Les vieillards ont de ces excès. On leur veut du bien, ils renâclent. Leur esprit souffre aussi, parfois, de rhumatismes articulaires. La prieure comprit cela.
– Allons, donnez-lui de son lait, dit-elle à la sœur cuisinière, mais, entre nous, ajoutez-y une rasade de cognac. Elle s’en réchauffera les os sans que son âme s’épouvante.

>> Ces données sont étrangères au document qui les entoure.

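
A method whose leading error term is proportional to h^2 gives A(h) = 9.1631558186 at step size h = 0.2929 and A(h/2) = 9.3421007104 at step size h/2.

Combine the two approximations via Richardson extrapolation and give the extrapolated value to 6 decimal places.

9.401749

The method has order 2: 2^2 = 4.
Numerator 4·A(h/2) − A(h) = 4·9.3421007104 − 9.1631558186 = 28.2052470230
Divide by 2^2 − 1 = 3.
So the Richardson estimate is 9.4017490077.
Gap between inputs: 1.789e-01; correction applied: +0.0596482973.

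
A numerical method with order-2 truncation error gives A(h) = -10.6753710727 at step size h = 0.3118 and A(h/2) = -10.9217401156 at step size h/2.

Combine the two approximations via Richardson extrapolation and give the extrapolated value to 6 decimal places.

With r = 2 the leading error scales as h^2, so the weight is 2^2 = 4.
2^2 × A(h/2) = -43.6869604624; minus A(h) gives -33.0115893897.
R = (-33.0115893897)/3 = -11.0038631299

-11.003863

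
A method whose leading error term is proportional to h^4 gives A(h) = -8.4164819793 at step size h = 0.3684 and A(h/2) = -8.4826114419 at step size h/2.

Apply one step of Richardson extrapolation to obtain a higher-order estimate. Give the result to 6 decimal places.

-8.487020

Leading term ∝ h^4; use weight 16 = 2^4.
2^4 × A(h/2) = -135.7217830704; minus A(h) gives -127.3053010911.
Divide by 2^4 − 1 = 15.
(-127.3053010911) ÷ 15 = -8.4870200727
Gap between inputs: 6.613e-02; correction applied: −0.0044086308.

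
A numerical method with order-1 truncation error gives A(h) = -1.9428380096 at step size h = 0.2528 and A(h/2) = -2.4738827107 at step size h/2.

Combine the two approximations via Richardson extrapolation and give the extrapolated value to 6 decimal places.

Method order is 1; weight 2^1 = 2.
Difference of the inputs: -2.4738827107 − (-1.9428380096) = -0.5310447011
Correction (A(h/2) − A(h))/(2 − 1) = (-0.5310447011)/1 = -0.5310447011
R = A(h/2) + (A(h/2) − A(h))/1 = -2.4738827107 − 0.5310447011 = -3.0049274118
Gap between inputs: 5.310e-01; correction applied: −0.5310447011.

-3.004927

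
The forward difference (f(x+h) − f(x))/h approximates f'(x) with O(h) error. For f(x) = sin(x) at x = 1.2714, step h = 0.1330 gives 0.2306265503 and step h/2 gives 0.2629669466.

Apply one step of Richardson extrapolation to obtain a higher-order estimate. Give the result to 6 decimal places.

0.295307

Method order is 1; weight 2^1 = 2.
2*0.2629669466 − 0.2306265503 = 0.2953073429
Denominator 2 − 1 = 1.
0.2953073429 ÷ 1 = 0.2953073429
Shift from A(h/2): +0.0323403963.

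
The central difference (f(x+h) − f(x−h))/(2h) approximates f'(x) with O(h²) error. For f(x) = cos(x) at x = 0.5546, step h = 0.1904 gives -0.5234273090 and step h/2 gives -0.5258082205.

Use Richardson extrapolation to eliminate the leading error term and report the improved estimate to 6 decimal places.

Order 2 gives 2^r = 4 and 2^r − 1 = 3.
2^2·A(h/2) = -2.1032328820; minus A(h) gives -1.5798055730.
(4·(-0.5258082205) − (-0.5234273090))/(4 − 1) = -0.5266018577
Gap between inputs: 2.381e-03; correction applied: −0.0007936372.

-0.526602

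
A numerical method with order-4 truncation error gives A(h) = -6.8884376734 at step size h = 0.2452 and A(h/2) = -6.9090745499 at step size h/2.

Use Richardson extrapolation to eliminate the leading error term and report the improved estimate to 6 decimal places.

The method has order 4: 2^4 = 16.
16*(-6.9090745499) = -110.5451927984; subtract (-6.8884376734) → -103.6567551250
(-103.6567551250) ÷ 15 = -6.9104503417

-6.910450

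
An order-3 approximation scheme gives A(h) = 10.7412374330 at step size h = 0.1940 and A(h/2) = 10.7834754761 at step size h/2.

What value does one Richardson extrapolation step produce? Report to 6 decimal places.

10.789509

r = 3: numerator weight 8, denominator 7.
Numerator 8*A(h/2) − A(h) = 8*10.7834754761 − 10.7412374330 = 75.5265663758
75.5265663758 ÷ 7 = 10.7895094823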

Ainsi fut fait. Un mois durant la sainte vieillarde sourit à chaque bol qui lui venait, puis un jour chacune, au couvent, sut qu’elle ne verrait pas le soir. Toutes ses sœurs, autour du lit, s’assemblèrent benoîtement. On attendit son dernier souffle. Vers midi, à l’heure du lait, elle eut un bref regain de vie. Elle prit la main de la prieure et lui dit, l’œil illuminé :
– Ne vendez jamais cette vache.
Ce furent là ses derniers mots. Elle rendit l’âme en souriant.
(Henri GOUGAUD, Petits contes de sagesse pour temps turbulents)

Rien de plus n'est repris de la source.